Die Freundschaft mit den tschechischen Wehren wird nicht nur durch regelmäßige gegenseitige Besuche, sondern eben auch durch gemeinsames Üben und durch Einsätze erfüllt. Mindesten einmal pro Jahr wird schon seit längerer Zeit eine gemeinsame Großübung durchgeführt. Während im letzten Jahr ein großflächiger Waldbrand auf tschechischem Gebiet beübt wurde, wurde in diesem Jahr ein Großbrand eines grenznahen Anwesens auf deutscher Seite angenommen. Traditionell treffen sich alle Einsatzfahrzeuge am Grenzübergang, wo das Szenario zunächst kurz besprochen wird. Die Kommunikation findet dabei zumeist in deutscher Sprache statt, auch weil einige tschechische Feuerwehrmänner recht gut Deutsch sprechen können. Trotzdem fungierten Jarek Etzal und Katharina Haßfurter als Dolmetscher, um einen reibungslosen Ablauf zu gewährleisten. Zum Treffpunkt waren auch Bürgermeister Markus Ackermann, zweiter Bürgermeister Josef Königsberger der Gemeinde Tiefenbach sowie der Leiter der Waldmünchner Polizeistation, Bernhard Schmid, gekommen. Insgesamt drei tschechische Wehren und fünf deutsche Wehren beteiligten sich an der Übung. So waren rund 100 Kräfte „im Einsatz“. Kreisbrandinspektor Norbert Auerbeck freute sich auf eine tolle Übung: „Die Gruppe aus den bestehenden Wehren hat sich ja in den letzten Jahren schon bestens bewährt, so dass viele Abläufe bekannt sind.“ Mit einem Funkspruch setzte Kreisbrandrat Michael Stahl dann alle Feuerwehren in Richtung Perlhütte in Bewegung. Das Anwesen liegt nahe der Staatsstraße in Richtung Grenzübergang, es sind diverse Möglichkeiten der Wasserentnahme aus offenen Gewässern vorhanden. Zügig bauten die Feuerwehren insgesamt drei Förderleitungen auf, um das Löschwasser am „Brandobjekt“ sicherzustellen. Auch eine Schwimmpumpe aus Tschechien kam zum Einsatz. Gleichzeitig kümmerten sich die Feuerwehren Waldmünchen und Chodov um die Brandbekämpfung, unter anderem auch über eine Drehleiter. Die Dokumentation und Koordination übernahm das Mehrzweckfahrzeug der Feuerwehr Waldmünchen. Innerhalb von rund 20 Minuten waren alle drei Förderleitungen geschlossen. Nach einer guten halben Stunde konnte Kreisbrandmeister Andreas Bierl das Ende der Übung verkünden, auch weil dunkle Wolken am Himmel heranzogen.

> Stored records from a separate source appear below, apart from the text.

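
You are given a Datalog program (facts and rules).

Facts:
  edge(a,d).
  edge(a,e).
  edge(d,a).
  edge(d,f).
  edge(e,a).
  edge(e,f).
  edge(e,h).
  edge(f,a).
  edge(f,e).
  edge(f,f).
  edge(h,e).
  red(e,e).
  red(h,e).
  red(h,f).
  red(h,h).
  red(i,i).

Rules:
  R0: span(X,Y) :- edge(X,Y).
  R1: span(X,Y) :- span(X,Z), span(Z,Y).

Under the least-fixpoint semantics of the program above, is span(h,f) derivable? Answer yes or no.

round 1: derive span(a,d) via R0 from edge(a,d)
round 1: derive span(a,e) via R0 from edge(a,e)
round 1: derive span(d,a) via R0 from edge(d,a)
round 1: derive span(d,f) via R0 from edge(d,f)
round 1: derive span(e,a) via R0 from edge(e,a)
round 1: derive span(e,f) via R0 from edge(e,f)
round 1: derive span(e,h) via R0 from edge(e,h)
round 1: derive span(f,a) via R0 from edge(f,a)
round 1: derive span(f,e) via R0 from edge(f,e)
round 1: derive span(f,f) via R0 from edge(f,f)
round 1: derive span(h,e) via R0 from edge(h,e)
round 2: derive span(a,a) via R1 from span(a,d), span(d,a)
round 2: derive span(a,f) via R1 from span(a,d), span(d,f)
round 2: derive span(a,h) via R1 from span(a,e), span(e,h)
round 2: derive span(d,d) via R1 from span(d,a), span(a,d)
round 2: derive span(d,e) via R1 from span(d,a), span(a,e)
round 2: derive span(e,d) via R1 from span(e,a), span(a,d)
round 2: derive span(e,e) via R1 from span(e,a), span(a,e)
round 2: derive span(f,d) via R1 from span(f,a), span(a,d)
round 2: derive span(f,h) via R1 from span(f,e), span(e,h)
round 2: derive span(h,a) via R1 from span(h,e), span(e,a)
round 2: derive span(h,f) via R1 from span(h,e), span(e,f)
round 2: derive span(h,h) via R1 from span(h,e), span(e,h)
round 3: derive span(d,h) via R1 from span(d,a), span(a,h)
round 3: derive span(h,d) via R1 from span(h,a), span(a,d)

yes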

Zur Abschlussbesprechung und gemeinsamen Brotzeit waren die rund 100 Einsatzkräfte dann in das Feuerwehrhaus in Waldmünchen eingeladen. Diese fiel dann aber sehr knapp aus, weil Starkregen und Hagel insbesondere für die Feuerwehr Waldmünchen insgesamt zwölf Einsätze forderten. KBR Michael Stahl und KBI Norbert Auerbeck bedankten sich bei allen Feuerwehrlern für die gute Zusammenarbeit. Sie zeigten sich mit dem Übungsverlauf sehr zufrieden. Bürgermeister Markus Ackermann stellte einen aktuellen Bezug her zu dem neuen Hilfeleistungsabkommen: „Ihr erfüllt unsere Freundschaft mit Leben, ich habe großen Respekt und Anerkennung vor dieser Leistung.“ Die Feuerwehren hätten gut zusammengearbeitet, darauf sei er als Bürgermeister sehr stolz, denn das zeuge von einer hohen Professionalität. Für die Waldmünchner war der lange Tag erst gegen Mitternacht zu Ende, als auch der letzte Keller leergepumpt war.

 

Es haben sich beteiligt:

Tschechischen Wehren aus Chodov, Klentsch und Pec, deutsche Wehren aus Hocha, Höll, Schäferei, Tiefenbach, Untergrafenried, Waldmünchen.